The Law Society’s mistake is therefore the source of the problem. And it has effectively been unsuccessful. Costs ought ordinarily to follow the result.

[32] Mindful of this possible outcome, we invited the parties, including the Law Society, to file submissions explaining why the Law Society should not be ordered to pay costs of the application in this Court and in the High Court, including costs of two counsel. The Institute is not opposed to that order whereas the Law Society is.

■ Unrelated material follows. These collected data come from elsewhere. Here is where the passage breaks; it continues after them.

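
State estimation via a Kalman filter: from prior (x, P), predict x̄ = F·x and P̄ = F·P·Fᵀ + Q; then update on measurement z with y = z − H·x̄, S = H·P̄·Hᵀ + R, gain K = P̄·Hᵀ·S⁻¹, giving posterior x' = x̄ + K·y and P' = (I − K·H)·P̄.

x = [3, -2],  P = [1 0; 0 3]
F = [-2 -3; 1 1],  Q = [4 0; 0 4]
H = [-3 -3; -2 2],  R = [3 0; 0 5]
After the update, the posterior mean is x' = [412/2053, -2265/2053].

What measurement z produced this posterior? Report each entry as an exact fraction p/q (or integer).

z = [3, -3]

x̄ = F·x = [0, 1]
P̄ = F·P·Fᵀ + Q = [35 -11; -11 8]
S = H·P̄·Hᵀ + R = [192 162; 162 265]
K = P̄·Hᵀ·S⁻¹ = [-348/2053 -500/2053; -1257/8212 973/4106]
x' − x̄ = [412/2053, -4318/2053] = K·y
y = (KᵀK)⁻¹·Kᵀ·(x' − x̄) = [6, -5]
z = y + H·x̄ = [6, -5] + [-3, 2] = [3, -3]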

[33] We are satisfied that it is the Law Society, not the Minister, who should bear costs in this Court and in the High Court. Accordingly, the Law Society or its successor, the KwaZulu-Natal Provincial Legal Council, will be ordered to pay costs of the Institute, including costs occasioned by the employment of two counsel.

Order

[34] The following order is made:

1. The order by the KwaZulu-Natal Division of the High Court, Pietermaritzburg that section 26(1)(a) of the Legal Practice Act 28 of 2014 is constitutionally invalid, is not confirmed.
2. It is declared that a Bachelor of Laws graduate of the Independent Institute of Education (Pty) Limited is eligible for admission and enrolment as a legal practitioner in terms of the Legal Practice Act 28 of 2014.
3. The KwaZulu-Natal Law Society must pay the costs of the Independent Institute of Education (Pty) Limited in this Court and in the High Court, including costs of two counsel.